Canberra TimesPaul Osborne, AAP

Scott Morrison says it's the government's position that climate change increases bushfire risk.
Scott Morrison says he accepts climate change is driving longer, hotter and drier summer seasons and the government's emissions targets need to "evolve".
The prime minister has faced criticism for lacking ambition on cutting Australia's emissions and a number of his coalition partyroom colleagues have downplayed the link between climate change and the devastating bushfires.
Australia has pledged to cut emissions by 26 per cent on 2005 levels by 2030, under the Paris Agreement.
"It is my intention to meet and beat that target," Mr Morrison told ABC TV on Sunday.
"In the years ahead we are going to continue to evolve our policy in this area to reduce emissions even further and we are going to do it without a carbon tax, without putting up electricity prices and without shutting down traditional industries."
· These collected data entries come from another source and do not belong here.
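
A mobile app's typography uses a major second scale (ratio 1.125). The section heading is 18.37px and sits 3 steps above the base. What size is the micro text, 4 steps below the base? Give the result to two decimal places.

18.37 ÷ 1.125⁷ = 18.37 ÷ 2.28070 ≈ 8.055

8.05px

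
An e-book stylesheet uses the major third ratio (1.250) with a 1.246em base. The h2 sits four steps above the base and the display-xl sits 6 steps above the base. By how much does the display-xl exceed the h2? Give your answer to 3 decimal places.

Step 4: 1.246 × 1.250⁴ = 3.04199em
Step 6: 1.246 × 1.250⁶ = 4.75311em
Difference: 4.75311 − 3.04199 = 1.71112em

1.711em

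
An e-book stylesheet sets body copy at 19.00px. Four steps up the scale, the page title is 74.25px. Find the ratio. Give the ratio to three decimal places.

The ratio satisfies 19.00 × r⁴ = 74.25, so r = (74.25 / 19.00)^(1/4).
r = 3.9079^(1/4) ≈ 1.4060

1.406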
Asked whether he was open to moving the existing target, he said: "What I'm saying is we want to reduce emissions and do the best job we possibly can and get better and better and better at it."
Mr Morrison acknowledged some within coalition ranks felt climate change had nothing to do with the bushfires.
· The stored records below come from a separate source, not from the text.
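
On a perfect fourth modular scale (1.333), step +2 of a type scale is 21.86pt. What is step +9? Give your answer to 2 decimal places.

21.86 × 1.333⁷ = 21.86 × 7.47844 ≈ 163.479

163.48pt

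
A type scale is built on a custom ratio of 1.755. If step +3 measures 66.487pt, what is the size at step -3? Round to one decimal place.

Moving from step +3 to step -3 is 6 steps down, so divide by r⁶.
66.487 ÷ 1.755⁶ = 66.487 ÷ 29.21882 ≈ 2.275

2.3pt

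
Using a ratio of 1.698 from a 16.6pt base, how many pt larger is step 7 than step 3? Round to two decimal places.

Step 3: 16.6 × 1.698³ = 81.2683pt
Step 7: 16.6 × 1.698⁷ = 675.5724pt
Difference: 675.5724 − 81.2683 = 594.3041pt

594.30pt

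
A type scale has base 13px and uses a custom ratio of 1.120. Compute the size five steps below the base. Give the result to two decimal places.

13.0 ÷ 1.120⁵ = 13.0 ÷ 1.76234 ≈ 7.38

7.38px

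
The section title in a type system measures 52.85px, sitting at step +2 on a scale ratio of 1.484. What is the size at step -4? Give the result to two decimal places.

4.95px

The gap is -4 − (2) = -6 steps, so the factor is 1.484^-6.
52.85 ÷ 1.484⁶ = 52.85 ÷ 10.68079 ≈ 4.948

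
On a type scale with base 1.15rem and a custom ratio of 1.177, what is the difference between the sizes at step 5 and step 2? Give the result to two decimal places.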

But it was the government's "uncontested" advice and position that climate change was impacting on longer, hotter, drier summer seasons.
"That is the position of the government - let there be no dispute about that," he said.
Mr Morrison said one of the issues which should be explored by a royal commission into the bushfires, which he will put to cabinet and the state premiers in coming weeks, would be the impact of climate change.
Australia Institute executive director Ben Oquist said it was a "good move" to include climate in the terms of reference for a royal commission.
"But Australia will have to do more to tackle coal and gas to have a credible climate policy on the international stage," Mr Oquist said.
"The coal and gas industry should begin to help pay the mounting costs of climate impacts, recovery and adaptation through the introduction of a climate disaster levy."
Mr Morrison has rejected the idea of a levy, arguing it would hurt the broader economy.